Throughout every verse, the poet seems to stand above that terrifying ravine, hurling words into the air. The poem ends like this:

“And I myself

Am one massive silent scream

Above the thousand thousand buried here.”

Perhaps this is why all dictatorial and anti-democratic governments fear poets, writers, and artists. Because with the writing of a single poem, a dictator can be exposed; crimes can be dragged from beneath the earth into the light; and the collective memory of a people can be awakened from silence, numbness, and forgetting. Every act of writing and artistic creation about historical events is an act against forgetting, against domination and repression. It is the conscience and living memory of society.

There is little doubt that in the near or distant future, artistic works will emerge that immortalize the “Iranian Holocaust” within the awakened memory of history. Because pens can be broken, but poetry never. A musician’s hands can be severed, but music never. A director can be killed, but cinema never. A stage can be burned, but theater and dance never. The artist’s brain can be shattered, but art never.

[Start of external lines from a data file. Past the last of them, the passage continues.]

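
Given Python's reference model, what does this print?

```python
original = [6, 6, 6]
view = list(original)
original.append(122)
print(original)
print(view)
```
[6, 6, 6, 122]
[6, 6, 6]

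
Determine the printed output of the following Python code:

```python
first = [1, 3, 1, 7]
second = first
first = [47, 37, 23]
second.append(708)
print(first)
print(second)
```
[47, 37, 23]
[1, 3, 1, 7, 708]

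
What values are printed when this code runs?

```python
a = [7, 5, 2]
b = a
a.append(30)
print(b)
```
[7, 5, 2, 30]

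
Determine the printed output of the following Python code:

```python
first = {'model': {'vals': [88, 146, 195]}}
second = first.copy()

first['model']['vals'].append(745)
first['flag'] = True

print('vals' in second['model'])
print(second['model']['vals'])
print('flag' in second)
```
True
[88, 146, 195, 745]
False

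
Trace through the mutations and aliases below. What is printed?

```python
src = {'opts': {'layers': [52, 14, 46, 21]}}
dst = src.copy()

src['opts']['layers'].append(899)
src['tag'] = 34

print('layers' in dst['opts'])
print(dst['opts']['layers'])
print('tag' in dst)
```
True
[52, 14, 46, 21, 899]
False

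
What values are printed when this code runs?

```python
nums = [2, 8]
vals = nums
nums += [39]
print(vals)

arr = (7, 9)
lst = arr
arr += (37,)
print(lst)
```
[2, 8, 39]
(7, 9)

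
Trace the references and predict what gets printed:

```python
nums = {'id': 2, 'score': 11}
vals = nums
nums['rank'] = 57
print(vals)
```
{'id': 2, 'score': 11, 'rank': 57}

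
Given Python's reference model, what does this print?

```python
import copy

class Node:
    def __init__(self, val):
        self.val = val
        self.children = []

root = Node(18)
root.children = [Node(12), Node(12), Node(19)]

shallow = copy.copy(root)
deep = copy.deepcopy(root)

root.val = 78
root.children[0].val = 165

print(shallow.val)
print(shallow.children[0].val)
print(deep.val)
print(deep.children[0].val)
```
18
165
18
12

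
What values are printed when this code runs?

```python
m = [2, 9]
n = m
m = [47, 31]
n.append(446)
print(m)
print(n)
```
[47, 31]
[2, 9, 446]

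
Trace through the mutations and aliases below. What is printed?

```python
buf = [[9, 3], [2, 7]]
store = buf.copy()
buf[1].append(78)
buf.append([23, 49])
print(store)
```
[[9, 3], [2, 7, 78]]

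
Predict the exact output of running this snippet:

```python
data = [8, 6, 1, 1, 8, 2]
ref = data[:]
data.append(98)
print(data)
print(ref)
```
[8, 6, 1, 1, 8, 2, 98]
[8, 6, 1, 1, 8, 2]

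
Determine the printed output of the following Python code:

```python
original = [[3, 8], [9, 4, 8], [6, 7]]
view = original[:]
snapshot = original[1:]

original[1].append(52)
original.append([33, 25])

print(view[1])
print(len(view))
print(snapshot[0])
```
[9, 4, 8, 52]
3
[9, 4, 8, 52]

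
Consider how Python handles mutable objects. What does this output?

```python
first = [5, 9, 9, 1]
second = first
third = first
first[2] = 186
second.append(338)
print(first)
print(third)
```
[5, 9, 186, 1, 338]
[5, 9, 186, 1, 338]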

I want to end this piece by naming artists whose arrests have recently been reported, while also honoring the countless anonymous artists who were killed, wounded, imprisoned, or disappeared during the January 2026 uprising:

Mostafa Alimohammadi, pianist and piano instructor; Artin Parioush, tar player and jeweler; Abdollah Ajparin, theater actor and director; Shakila Ghasemi, painter; Sarina Rezaei, photographer; Sadegh Mansouri, calligrapher; Iman Nobakhti, singer and composer; Mahyar Aghamohammadbagher, jewelry designer; Hamidreza Akhound Nasiri, writer and director; Mohammad Moein, actor and assistant director; Ali Hamdani, theater actor; and Ali Safari, a theater actor only twenty-three years old, arrested in Karaj on January 8 and charged with moharebeh — “waging war against God” — a charge that could result in his execution.